Sounds to me like you need a better bank. If my card is used without my authorisation, that's fraud and I get a refund. Sounds like you don't...? (I'm still not going to give boobtropolis and a West African prince my credit card numbers, but normal retailers are fine - even the little ones).

Comment Re:What's sauce for the gander is sauce for the go (Score 2) 179

I'd still rather my data to be snooped by my own country's security services than by the Americans (if though there's an awful lot of data sharing between then). As such, I might be inclined to buy services from local suppliers than from Google.
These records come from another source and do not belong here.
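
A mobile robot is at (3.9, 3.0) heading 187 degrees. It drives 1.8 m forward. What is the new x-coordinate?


x_new = x0 + d*cos(theta)
= 3.9 + 1.8*cos(187)
= 3.9 + -1.7866
= 2.1134


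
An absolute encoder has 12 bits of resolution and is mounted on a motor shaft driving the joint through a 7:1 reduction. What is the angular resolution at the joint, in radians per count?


counts = 2^12 = 4096
effective counts at joint = 4096 * 7 = 28672
resolution = 2*pi / 28672
= 2.1914e-04 rad/count


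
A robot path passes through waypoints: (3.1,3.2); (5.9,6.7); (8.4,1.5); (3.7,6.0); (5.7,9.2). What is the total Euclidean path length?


Segment lengths:
  seg1 = sqrt((2.8)^2 + (3.5)^2) = 4.4822
  seg2 = sqrt((2.5)^2 + (-5.2)^2) = 5.7697
  seg3 = sqrt((-4.7)^2 + (4.5)^2) = 6.5069
  seg4 = sqrt((2.0)^2 + (3.2)^2) = 3.7736
Total = 20.5324


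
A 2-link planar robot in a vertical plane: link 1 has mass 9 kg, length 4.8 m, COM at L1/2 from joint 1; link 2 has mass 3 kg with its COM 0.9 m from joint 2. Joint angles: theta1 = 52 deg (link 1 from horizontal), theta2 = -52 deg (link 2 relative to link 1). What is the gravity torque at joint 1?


Horizontal distance from joint 1 to link-1 COM:
  x_c1 = (L1/2)*cos(t1) = 2.4 * 0.6157 = 1.4776 m
Horizontal distance from joint 1 to link-2 COM:
  x_c2 = L1*cos(t1) + Lc2*cos(t1+t2)
       = 4.8*0.6157 + 0.9*1.0 = 3.8552 m
tau1 = m1*g*x_c1 + m2*g*x_c2
     = 9*9.81*1.4776 + 3*9.81*3.8552
     = 130.4562 + 113.4578
     = 243.914 Nm


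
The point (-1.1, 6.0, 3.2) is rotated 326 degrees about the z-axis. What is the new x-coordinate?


Rotation about z-axis: x' = x*cos(theta) - y*sin(theta)
= -1.1 * 0.829 - 6.0 * -0.5592
= 2.4432


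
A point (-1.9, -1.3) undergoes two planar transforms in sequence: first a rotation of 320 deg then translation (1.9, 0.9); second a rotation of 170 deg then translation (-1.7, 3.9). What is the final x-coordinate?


After transform 1:
x1 = cos(320)*-1.9 - sin(320)*-1.3 + 1.9 = -0.3911
y1 = sin(320)*-1.9 + cos(320)*-1.3 + 0.9 = 1.1254
After transform 2:
x2 = cos(170)*-0.3911 - sin(170)*1.1254 + -1.7
= -1.5103


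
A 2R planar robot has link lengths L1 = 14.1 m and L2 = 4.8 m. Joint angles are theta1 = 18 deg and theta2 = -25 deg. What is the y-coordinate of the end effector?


Convert angles to radians: theta1 = 0.3142, theta2 = -0.4363
y = L1*sin(theta1) + L2*sin(theta1+theta2)
y = 4.3571 + -0.585
y = 3.7722


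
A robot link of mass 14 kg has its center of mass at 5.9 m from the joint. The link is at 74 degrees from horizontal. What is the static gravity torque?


tau = m*g*L*cos(angle)
= 14 * 9.81 * 5.9 * cos(74 deg)
= 14 * 9.81 * 5.9 * 0.2756
= 223.3506 Nm


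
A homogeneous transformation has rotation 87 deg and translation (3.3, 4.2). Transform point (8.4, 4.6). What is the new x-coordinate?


x' = cos(theta)*px - sin(theta)*py + tx
= 0.0523*8.4 - 0.9986*4.6 + 3.3
= -0.8541


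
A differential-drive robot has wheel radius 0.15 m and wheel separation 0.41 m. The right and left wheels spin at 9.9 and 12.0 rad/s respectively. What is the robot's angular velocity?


vR = r*wR = 0.15*9.9 = 1.485 m/s
vL = r*wL = 0.15*12.0 = 1.8 m/s
v = (vR+vL)/2 = 1.6425 m/s
omega = (vR-vL)/L = -0.7683 rad/s
angular velocity = -0.7683 rad/s


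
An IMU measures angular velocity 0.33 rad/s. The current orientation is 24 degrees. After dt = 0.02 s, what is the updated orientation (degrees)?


delta_theta = w * dt = 0.33 * 0.02 = 0.0066 rad
= 0.3782 deg
theta_new = 24 + 0.3782 = 24.3782 deg


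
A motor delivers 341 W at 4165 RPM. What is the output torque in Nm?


omega = 4165 * 2*pi/60 = 436.1578 rad/s
tau = P / omega = 341 / 436.1578
= 0.7818 Nm


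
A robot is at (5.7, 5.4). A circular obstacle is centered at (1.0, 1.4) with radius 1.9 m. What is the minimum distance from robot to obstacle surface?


center_dist = sqrt((5.7-1.0)^2 + (5.4-1.4)^2)
= sqrt(22.09 + 16.0)
= 6.1717
min_dist = center_dist - radius = 6.1717 - 1.9 = 4.2717 m


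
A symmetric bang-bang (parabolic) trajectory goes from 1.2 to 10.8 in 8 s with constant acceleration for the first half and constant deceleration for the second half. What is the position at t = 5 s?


Symmetric rest-to-rest: each phase covers (pf-p0)/2 in time T/2. 0.5*a*(T/2)^2 = (pf-p0)/2 => a = 4*(pf-p0)/T^2
a = 4*(10.8-1.2)/8^2 = 0.6
t = 5 is in the deceleration phase (t > T/2).
p = pf - 0.5*a*(T-t)^2 = 10.8 - 0.5*0.6*3^2
= 8.1


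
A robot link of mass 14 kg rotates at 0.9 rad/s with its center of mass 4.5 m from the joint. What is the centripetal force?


F = m * omega^2 * r
= 14 * 0.9^2 * 4.5
= 14 * 0.81 * 4.5
= 51.03 N


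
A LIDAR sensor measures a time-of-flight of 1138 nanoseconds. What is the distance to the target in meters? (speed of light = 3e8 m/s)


tof = 1138 ns = 1.138e-06 s
dist = c * tof / 2
= 3e8 * 1.138e-06 / 2
= 170.7 m


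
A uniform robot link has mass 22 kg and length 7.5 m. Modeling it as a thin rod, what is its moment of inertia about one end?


I = (1/3) * m * L^2
= (1/3) * 22 * 7.5^2
= 0.333333 * 22 * 56.25
= 412.5 kg*m^2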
That's bad news for the US, in two ways - 1) it removes a bit of revenue from American companies, and 2) it promotes non-american companies, and the technology they need. Ultimately that means places like silicon valley stop being one of the few centres of technology innovation, and instead there are lots of SVs all around the world - again, bad news for the US.

This isn't all just me making stuff up - it's already happening. Sure, the US is no where near bankrupt because of it, but it doesn't take a genius to work out that it'll mean there's less opportunity for Americans now and in the future.

Comment Re:Try Confluence (Score 3, Informative) 97

You can run your own instance - my company does (as did my previous employer). It's got a few rough edges, and a few annoying bugs, but it's a very usable wiki.

However, as noted above, anything is only as good as its content. Company wikis tend to be "write only", but definitely need a critical mass to get going.